James possesses two championship rings—from the Heat in 2012 and ’13—but he’s so good that most people think he should have more to show for his five previous finals trips. Further, he had to share his Heat title glory with Dwyane Wade, a Hall of Fame-caliber teammate.

This time James has pretty much carried his team alone. His supporting cast originally included Kevin Love, an all-star forward, and Kyrie Irving, an excellent young (22) point guard, but Love is out with an injury suffered in the first playoff round and Irving, while currently ambulatory, has been limited by foot and knee problems. Playing without Love and Irving in game three of the team’s third-round sweep of the very good Atlanta Hawks, James led his team with 37 points, 18 rebounds and 13 assists.

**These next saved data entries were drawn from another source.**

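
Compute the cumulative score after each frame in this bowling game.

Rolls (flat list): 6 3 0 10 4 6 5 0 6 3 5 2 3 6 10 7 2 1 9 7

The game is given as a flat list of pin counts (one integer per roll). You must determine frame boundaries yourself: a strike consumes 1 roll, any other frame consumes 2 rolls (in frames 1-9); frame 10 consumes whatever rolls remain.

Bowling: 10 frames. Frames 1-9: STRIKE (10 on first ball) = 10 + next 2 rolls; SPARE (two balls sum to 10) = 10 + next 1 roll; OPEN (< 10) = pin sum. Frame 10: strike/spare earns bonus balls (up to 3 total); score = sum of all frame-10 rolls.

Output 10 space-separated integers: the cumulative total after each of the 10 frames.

Answer: 9 23 38 43 52 59 68 87 96 113

Derivation:
Frame 1: OPEN (6+3=9). Cumulative: 9
Frame 2: SPARE (0+10=10). 10 + next roll (4) = 14. Cumulative: 23
Frame 3: SPARE (4+6=10). 10 + next roll (5) = 15. Cumulative: 38
Frame 4: OPEN (5+0=5). Cumulative: 43
Frame 5: OPEN (6+3=9). Cumulative: 52
Frame 6: OPEN (5+2=7). Cumulative: 59
Frame 7: OPEN (3+6=9). Cumulative: 68
Frame 8: STRIKE. 10 + next two rolls (7+2) = 19. Cumulative: 87
Frame 9: OPEN (7+2=9). Cumulative: 96
Frame 10: SPARE. Sum of all frame-10 rolls (1+9+7) = 17. Cumulative: 113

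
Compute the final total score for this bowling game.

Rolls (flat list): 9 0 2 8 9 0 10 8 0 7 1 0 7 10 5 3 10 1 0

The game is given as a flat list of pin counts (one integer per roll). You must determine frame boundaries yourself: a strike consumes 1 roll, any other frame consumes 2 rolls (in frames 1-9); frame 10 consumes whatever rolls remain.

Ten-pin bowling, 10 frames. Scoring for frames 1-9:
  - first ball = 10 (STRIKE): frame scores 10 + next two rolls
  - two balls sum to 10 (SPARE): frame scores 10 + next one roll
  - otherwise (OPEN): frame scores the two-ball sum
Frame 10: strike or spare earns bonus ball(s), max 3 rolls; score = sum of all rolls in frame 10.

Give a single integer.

Frame 1: OPEN (9+0=9). Cumulative: 9
Frame 2: SPARE (2+8=10). 10 + next roll (9) = 19. Cumulative: 28
Frame 3: OPEN (9+0=9). Cumulative: 37
Frame 4: STRIKE. 10 + next two rolls (8+0) = 18. Cumulative: 55
Frame 5: OPEN (8+0=8). Cumulative: 63
Frame 6: OPEN (7+1=8). Cumulative: 71
Frame 7: OPEN (0+7=7). Cumulative: 78
Frame 8: STRIKE. 10 + next two rolls (5+3) = 18. Cumulative: 96
Frame 9: OPEN (5+3=8). Cumulative: 104
Frame 10: STRIKE. Sum of all frame-10 rolls (10+1+0) = 11. Cumulative: 115

Answer: 115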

It was about as good a game as anyone’s ever played.

Indeed, James’s career has reached the point where he is playing largely for posterity and against Michael Jordan for the best-ever crown. That forever will be a tomato-tomahto thing, with no clear winner. James has about two inches and 30 pounds on Jordan in his prime, and probably has superior skills. He can play or defend any position on the court, something the smaller Jordan couldn’t do.

 Jordan came up as a leaper but in his later, championship years got along mainly on the three “g’s” of grace, guile and grit. Tough on himself and on his teammates, he’d literally will his teams to victory even when they didn’t enjoy a physical edge.  James will have to do the same thing to get his depleted squad past the Warriors. If he can manage it he’ll deserve a Goliath-sized cheer.